So, sensu is able to use this cluster for its intended purpose. However, I do see the following error in sasl log every now and then:
=CRASH REPORT==== 28-Apr-2017::19:34:47 ===
crasher:
initial call: rabbit_mgmt_metrics_collector:init/1
pid: <0.27508.15>
registered_name: connection_coarse_metrics_metrics_collector
exception exit: {badarith,
[{rabbit_mgmt_metrics_collector,sum_entry,2,
[{file,"src/rabbit_mgmt_metrics_collector.erl"},
{line,550}]},
{rabbit_mgmt_metrics_collector,
'-insert_entry_op/4-fun-0-',2,
[{file,"src/rabbit_mgmt_metrics_collector.erl"},
{line,529}]},
{dict,update_bkt,4,[{file,"dict.erl"},{line,323}]},
{dict,on_bucket,3,[{file,"dict.erl"},{line,415}]},
{dict,update,4,[{file,"dict.erl"},{line,318}]},
{rabbit_mgmt_metrics_collector,insert_entry_op,4,
[{file,"src/rabbit_mgmt_metrics_collector.erl"},
{line,528}]},
{lists,foldl,3,[{file,"lists.erl"},{line,1248}]},
{rabbit_mgmt_metrics_collector,aggregate_entry,4,
[{file,"src/rabbit_mgmt_metrics_collector.erl"},
{line,213}]}]}
in function gen_server:terminate/6 (gen_server.erl, line 744)
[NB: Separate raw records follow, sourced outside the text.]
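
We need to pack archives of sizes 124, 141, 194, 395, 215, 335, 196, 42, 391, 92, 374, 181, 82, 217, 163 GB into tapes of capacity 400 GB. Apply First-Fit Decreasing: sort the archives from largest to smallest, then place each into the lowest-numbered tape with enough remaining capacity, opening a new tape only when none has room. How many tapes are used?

Sorted descending: 395, 391, 374, 335, 217, 215, 196, 194, 181, 163, 141, 124, 92, 82, 42.
tape 1: place 395 GB, 5 GB left
tape 2: place 391 GB, 9 GB left
tape 3: place 374 GB, 26 GB left
tape 4: place 335 GB, 65 GB left
tape 5: place 217 GB, 183 GB left
tape 6: place 215 GB, 185 GB left
tape 7: place 196 GB, 204 GB left
tape 7: place 194 GB, 10 GB left
tape 5: place 181 GB, 2 GB left
tape 6: place 163 GB, 22 GB left
tape 8: place 141 GB, 259 GB left
tape 8: place 124 GB, 135 GB left
tape 8: place 92 GB, 43 GB left
tape 9: place 82 GB, 318 GB left
tape 4: place 42 GB, 23 GB left

9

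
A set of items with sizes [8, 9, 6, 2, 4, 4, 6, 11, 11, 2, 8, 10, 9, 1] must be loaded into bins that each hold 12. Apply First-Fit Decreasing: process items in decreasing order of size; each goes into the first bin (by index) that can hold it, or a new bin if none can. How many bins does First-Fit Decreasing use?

Sorted descending: 11, 11, 10, 9, 9, 8, 8, 6, 6, 4, 4, 2, 2, 1.
bin 1: place 11, 1 left
bin 2: place 11, 1 left
bin 3: place 10, 2 left
bin 4: place 9, 3 left
bin 5: place 9, 3 left
bin 6: place 8, 4 left
bin 7: place 8, 4 left
bin 8: place 6, 6 left
bin 8: place 6, 0 left
bin 6: place 4, 0 left
bin 7: place 4, 0 left
bin 3: place 2, 0 left
bin 4: place 2, 1 left
bin 1: place 1, 0 left
Final bins: [11,1] [11] [10,2] [9,2] [9] [8,4] [8,4] [6,6].

8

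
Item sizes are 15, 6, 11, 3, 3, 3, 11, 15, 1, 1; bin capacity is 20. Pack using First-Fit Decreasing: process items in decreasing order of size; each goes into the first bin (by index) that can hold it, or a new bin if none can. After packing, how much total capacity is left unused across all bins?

Sorted descending: 15, 15, 11, 11, 6, 3, 3, 3, 1, 1.
bin 1: place 15, 5 left
bin 2: place 15, 5 left
bin 3: place 11, 9 left
bin 4: place 11, 9 left
bin 3: place 6, 3 left
bin 1: place 3, 2 left
bin 2: place 3, 2 left
bin 3: place 3, 0 left
bin 1: place 1, 1 left
bin 1: place 1, 0 left
4 bins × 20 = 80; used 69; unused 11.

11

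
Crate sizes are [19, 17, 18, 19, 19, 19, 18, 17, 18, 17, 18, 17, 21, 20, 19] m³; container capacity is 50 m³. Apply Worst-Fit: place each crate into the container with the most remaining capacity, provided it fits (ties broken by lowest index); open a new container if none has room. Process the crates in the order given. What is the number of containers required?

19 m³ → container 1 (remaining 31 m³)
17 m³ → container 1 (remaining 14 m³)
18 m³ → container 2 (remaining 32 m³)
19 m³ → container 2 (remaining 13 m³)
19 m³ → container 3 (remaining 31 m³)
19 m³ → container 3 (remaining 12 m³)
18 m³ → container 4 (remaining 32 m³)
17 m³ → container 4 (remaining 15 m³)
18 m³ → container 5 (remaining 32 m³)
17 m³ → container 5 (remaining 15 m³)
18 m³ → container 6 (remaining 32 m³)
17 m³ → container 6 (remaining 15 m³)
21 m³ → container 7 (remaining 29 m³)
20 m³ → container 7 (remaining 9 m³)
19 m³ → container 8 (remaining 31 m³)
Final containers: [19,17] [18,19] [19,19] [18,17] [18,17] [18,17] [21,20] [19].

8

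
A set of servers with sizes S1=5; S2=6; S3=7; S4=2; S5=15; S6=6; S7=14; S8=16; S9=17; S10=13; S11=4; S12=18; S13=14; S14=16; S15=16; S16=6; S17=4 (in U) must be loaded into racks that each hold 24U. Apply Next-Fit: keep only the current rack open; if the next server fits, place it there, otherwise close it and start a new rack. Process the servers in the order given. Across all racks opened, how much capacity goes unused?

Put S1 (5U) in rack 1; 19U remain.
Put S2 (6U) in rack 1; 13U remain.
Put S3 (7U) in rack 1; 6U remain.
Put S4 (2U) in rack 1; 4U remain.
Put S5 (15U) in rack 2; 9U remain.
Put S6 (6U) in rack 2; 3U remain.
Put S7 (14U) in rack 3; 10U remain.
Put S8 (16U) in rack 4; 8U remain.
Put S9 (17U) in rack 5; 7U remain.
Put S10 (13U) in rack 6; 11U remain.
Put S11 (4U) in rack 6; 7U remain.
Put S12 (18U) in rack 7; 6U remain.
Put S13 (14U) in rack 8; 10U remain.
Put S14 (16U) in rack 9; 8U remain.
Put S15 (16U) in rack 10; 8U remain.
Put S16 (6U) in rack 10; 2U remain.
Put S17 (4U) in rack 11; 20U remain.
11 racks × 24U = 264U; used 179U; unused 85U.

85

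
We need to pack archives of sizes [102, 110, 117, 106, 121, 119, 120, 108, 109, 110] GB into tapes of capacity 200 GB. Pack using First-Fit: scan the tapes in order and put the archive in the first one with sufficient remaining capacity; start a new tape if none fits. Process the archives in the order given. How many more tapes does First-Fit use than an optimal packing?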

ancestors: [rabbit_mgmt_agent_sup,rabbit_mgmt_agent_sup_sup,<0.362.0>]
messages: []
links: [<0.364.0>]
dictionary: []
trap_exit: false
status: running
heap_size: 2586
stack_size: 27
reductions: 1848
neighbours:
=SUPERVISOR REPORT==== 28-Apr-2017::19:34:47 ===
Supervisor: {local,rabbit_mgmt_agent_sup}
Context: child_terminated
Reason: {badarith,
[{rabbit_mgmt_metrics_collector,sum_entry,2,
[{file,"src/rabbit_mgmt_metrics_collector.erl"},
{line,550}]},
{rabbit_mgmt_metrics_collector,
'-insert_entry_op/4-fun-0-',2,
[{file,"src/rabbit_mgmt_metrics_collector.erl"},
{line,529}]},
{dict,update_bkt,4,[{file,"dict.erl"},{line,323}]},
{dict,on_bucket,3,[{file,"dict.erl"},{line,415}]},
{dict,update,4,[{file,"dict.erl"},{line,318}]},
{rabbit_mgmt_metrics_collector,insert_entry_op,4,
[{file,"src/rabbit_mgmt_metrics_collector.erl"},
{line,528}]},
{lists,foldl,3,[{file,"lists.erl"},{line,1248}]},
{rabbit_mgmt_metrics_collector,aggregate_entry,4,
[{file,"src/rabbit_mgmt_metrics_collector.erl"},
{line,213}]}]}
Offender: [{pid,<0.27508.15>},
{name,connection_coarse_metrics_metrics_collector},
{mfargs,
{rabbit_mgmt_metrics_collector,start_link,
[connection_coarse_metrics]}},
{restart_type,permanent},
{shutdown,30000},
{child_type,worker}]
My guess is the caller somehow passed an invalid type (not numeric) to sum_entry function. While this doesn't seem to cause any issue to our rabbitmq cluster, it's sort of misleading to see so many errors like this in the log file.
Let me know if you need any information.